With win at Scott, Mavs go six years without a region loss
Davey Gillum found himself walking a fine line Friday night.
After his team jumped out to a 49-0 halftime lead over Scott High on the way to a 56-13 Region2-4A win, the Anderson County High School head football coach did the unusual.
It was after the Mavs reached a 49-0 margin. With three minutes still left in the first half, Gillum rested starting quarterback Walker Martinez and star running back Nick Moog.
In their stead were lineman-turned-quarterback Jayden Bullock and lineman-turned-running back Lucas May.
May rushed for nearly 30 yards in six attempts. Bullock completed a pass to Eli Davis for eight yards, and suddenly the Mavs were knocking 14 yards away from another score with plenty of time to do so.
And that was not the intention.
Gillum called time out, sent Martinez back in, and the starting quarterback took a knee to run out the clock.
“We’re just trying to have a backup plan in case Walker gets hurt,” Gillum said, deadpan, about the backfield switch. “He’s (Bullock) really good at sticking out in practice, and I thought we’d give him some game reps and see how he did under pressure.”
On a serious note, Gillum said, “It’s hard. You don’t want to disrespect the other team, but you want to let your kids play.”
The call for the knee was a class act.
With the win Anderson County has gone undefeated in region play for six years straight.
The Mavericks did what the Mavericks were supposed to do and it was evident from the first snap of the game how that was going to turn out.
Walker connected with Zeke West and 65 yards later the Mavs were on the scoreboard.
After three plays the Highlanders either found the rush on the punt too much to work against or figured, “What do we have to lose” and went for it fourth down.
That didn’t work.
One more play from the line of scrimmage and Nick Moog had a five-yard touchdown.
There were just under nine minutes to play in the first quarter.
The Highlanders did put together a mini-drive — thanks to a true fake punt on fourth down and a 20-plus yard completion — and thanks the grit of Highlander quarterback Brady Strunk, who took whatever the Mavs were willing to give him.
“He’s a big, tough, strong kid,” Gillum said of the Scott signal caller. “He’s physical. He’s a football player.”
The Mav defense, however, got the ball back to the offense with 2:30 left in the first quarter.
The following drive would be the longest scoring drive by the Mav starting crew — five plays eating up 1:14 seconds of clock capped by an eight-yard TD pass to West.
The second quarter was much of the same.
A 51-yard play from Walker to Braden Miller (one play); a 66-yard pass, catch, and run from Martinez to Moog (one play); a 51-yard drive in three plays with Martinez connecting with Cole Phillips (1:18 seconds); and a 37-yard perfect rainbow for an over-the-should touchdown catch from Martinez to Jermaine Allen.

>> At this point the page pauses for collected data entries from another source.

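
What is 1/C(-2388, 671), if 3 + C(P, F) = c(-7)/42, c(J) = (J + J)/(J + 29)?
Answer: -66/199 ≈ -0.33166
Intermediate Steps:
c(J) = 2*J/(29 + J) (c(J) = (2*J)/(29 + J) = 2*J/(29 + J))
C(P, F) = -199/66 (C(P, F) = -3 + (2*(-7)/(29 - 7))/42 = -3 + (2*(-7)/22)*(1/42) = -3 + (2*(-7)*(1/22))*(1/42) = -3 - 7/11*1/42 = -3 - 1/66 = -199/66)
1/C(-2388, 671) = 1/(-199/66) = -66/199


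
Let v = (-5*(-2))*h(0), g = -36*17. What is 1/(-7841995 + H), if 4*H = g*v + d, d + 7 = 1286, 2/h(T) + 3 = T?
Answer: -4/31362621 ≈ -1.2754e-7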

With Chris Nelson perfect on point after attempts, the score stood 49-0 and it was time to call in the backup(?) quarterback.
The junior varsity Mavs gave up two scores to the Highlanders — one in the third quarter and one in the fourth quarter — to narrow the gap to 49-13. The junior Mavs made a brilliant stand on a two-point attempt that would have returned the clock to normal timing.
Then Waylon LaRue made no doubt about the continuous clock continuing by rushing for 32 yards in two carries and a score. Josh Valero kept the PAT streak going with a longer than usual PAT due to a flag for the 56-13 final.
“Walker was lights out. The receivers were lights out,” Gillum said. “We did what we had to do.”
Unofficially, Lucas May was the leading rusher for the Mavs with 31 yards. Moog garnered 29 on two carries, and a touchdown, and Walker Martinez took was one attempt for -5 when he was called to kneel at the end of the first half.
Mr. Football contender Walker Martinez was all-world through the air. Unofficially hitting 10 of 11 passes for 232 yards and seven touchdowns.
Gillum said despite the scores, the Highlanders gave a good accounting of themselves.
“We’re one or two in the state and they’ a little further down the line. We did what we’re supposed to do,” the coach said.
“I’ve been on the other end of it. It’s a harder battle to put a team on the field like we do.”